Are we made for monogamy?

The dictionary defines monogamy as: 1. being married to one person at a time. 2. The practice of being married only once in a lifetime. 3. The condition of having only one mate.

It’s becoming increasingly rare to be married to one person in a lifetime in modern society. More common is serial monogamy–either being married to or having one mate at a time.

We don’t think we are biologically made for monogamy. We are made to procreate. However, practical reasons, such as economic and social pressures, as well as love, emotional fulfillment and concern for the kids, make us choose to stay with one partner.

  1. How do the biological differences between men and women impact monogamy?

Men generate about 150 million sperm every day. Testosterone, which drives libido, is released into their bloodstream every 17 to 60 seconds. Plus, the area for processing sex in a male’s brain is two to two and a half times larger than a female’s. Put all this together and what we get is someone whose attention is constantly drawn to sex, and following Nature’s mission, is continually on the look-out for females, particularly fertile ones, to have sex and procreate with. Nothing in a guy’s machinery is built for monogamy.

Women on the other hand, are built for monogamy, at least while their offspring are young. A female has a limited amount of eggs, has to carry the baby, give birth and take care of it for years to come. She needs a mate to stick around, providing and protecting for her and her offspring.

Even if a woman isn’t going to have kids and is financially independent, she still has this inbuilt instinct to be cautious about sexual partners and to seek a guy who focuses on her alone and provides and protects her–which today very much includes emotionally.  And historically, the majority of people living below poverty line are women and children, so finances are still a big reason for a woman to be with one mate.

  1. What about modern women and birth control?

Birth control definitely liberated women from the fear of getting pregnant, but not of contracting an STD, so caution may still prevail.
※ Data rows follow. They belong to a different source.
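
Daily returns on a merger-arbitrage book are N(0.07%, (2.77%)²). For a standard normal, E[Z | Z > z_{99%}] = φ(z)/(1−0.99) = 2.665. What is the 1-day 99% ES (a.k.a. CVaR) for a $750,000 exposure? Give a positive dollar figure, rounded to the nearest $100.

ES = −(0.07%) + 2.77% × 2.665 = 7.312%.
On $750,000: 0.07312 × $750,000 = $54,840.

$54,800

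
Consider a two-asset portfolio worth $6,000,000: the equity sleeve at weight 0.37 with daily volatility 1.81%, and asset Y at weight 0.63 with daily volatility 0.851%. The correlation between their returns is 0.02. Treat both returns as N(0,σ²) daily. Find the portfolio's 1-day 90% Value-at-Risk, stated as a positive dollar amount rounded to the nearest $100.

$66,600

σ_p² = 0.37²·1.81² + 0.63²·0.851² + 2·0.02·0.37·0.63·1.81·0.851 = 0.7503 (%²).
σ_p = √0.7503 = 0.866%.
At 90%, z = 1.282.
VaR = 1.282 × 0.866% = 1.110%; on $6,000,000 that is $66,600.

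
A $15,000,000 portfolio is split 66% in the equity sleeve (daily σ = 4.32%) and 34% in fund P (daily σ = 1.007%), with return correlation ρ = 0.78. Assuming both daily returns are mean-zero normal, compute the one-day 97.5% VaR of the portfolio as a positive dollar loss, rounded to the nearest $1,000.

$919,000

σ_p² = 0.66²·4.32² + 0.34²·1.007² + 2·0.78·0.66·0.34·4.32·1.007 = 9.7694 (%²).
σ_p = √9.7694 = 3.126%.
At 97.5%, z = 1.960.
VaR = 1.960 × 3.126% = 6.127%; on $15,000,000 that is $919,050.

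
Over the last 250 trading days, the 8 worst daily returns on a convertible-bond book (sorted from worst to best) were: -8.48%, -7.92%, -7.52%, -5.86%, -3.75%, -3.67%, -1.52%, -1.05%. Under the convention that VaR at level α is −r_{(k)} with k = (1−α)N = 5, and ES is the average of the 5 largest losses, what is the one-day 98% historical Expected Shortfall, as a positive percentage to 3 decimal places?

The 5 worst returns sum to -33.53%.
ES = −(-33.53%) / 5 = 6.706%.

6.706%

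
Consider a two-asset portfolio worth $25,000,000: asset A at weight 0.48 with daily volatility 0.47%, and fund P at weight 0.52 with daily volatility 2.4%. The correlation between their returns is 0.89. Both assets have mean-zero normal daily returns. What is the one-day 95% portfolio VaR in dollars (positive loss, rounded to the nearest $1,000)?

σ_p² = 0.48²·0.47² + 0.52²·2.4² + 2·0.89·0.48·0.52·0.47·2.4 = 2.1096 (%²).
σ_p = √2.1096 = 1.452%.
At 95%, z = 1.645.
VaR = 1.645 × 1.452% = 2.389%; on $25,000,000 that is $597,250.

$597,000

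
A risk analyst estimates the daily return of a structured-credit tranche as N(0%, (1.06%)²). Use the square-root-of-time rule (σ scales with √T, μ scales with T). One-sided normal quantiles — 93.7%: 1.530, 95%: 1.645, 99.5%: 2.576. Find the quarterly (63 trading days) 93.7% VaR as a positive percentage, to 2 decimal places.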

Nevertheless, many women enjoy sex for sex’s sake and may not be particularly interested in a relationship with a specific man. Usually, though, they do want a loving, long-term relationship with the right man in the long run.

A biological reason for that is love. Women generate ten times more oxytocin, the bonding and love hormone, than men do. They’re very sensual creatures, and eye gazing, touching and kissing–basically foreplay–isn’t just pleasurable; it also generates oxytocin. Orgasm for both men and women releases huge amounts of oxytocin, but a guy’s testosterone blocks it once the deed is done. A woman’s estrogen magnifies it. So, women can become very, very attached to a man after sex. Also, the more sex a man has, the more he may become attached to that one woman.

  1. Are there times men are more likely to be monogamous?

Obviously, there are many reasons a man may want to be with one special woman–like love, connection, friendship, stability, growth, mutual values and needs, to name a few. But there are also biological times when testosterone lowers–when they’re courting, committed or married, and after becoming a dad.

Also, testosterone declines by 1%-2% a year after age 30, so by the time they’re 50, men have significantly less testosterone and increasingly more estrogen. Since they’re not as driven by their testosterone, they may want to bond more and be monogamous.

  1. Have we gotten past the caveman desires to have sex for the sake of reproduction?

Yes and no.  We’re still biologically built to reproduce, but in terms of human evolution, we are at a point in time where we have the luxury of having sex for the pleasure, connection and spiritual fulfillment. Viva the evolution!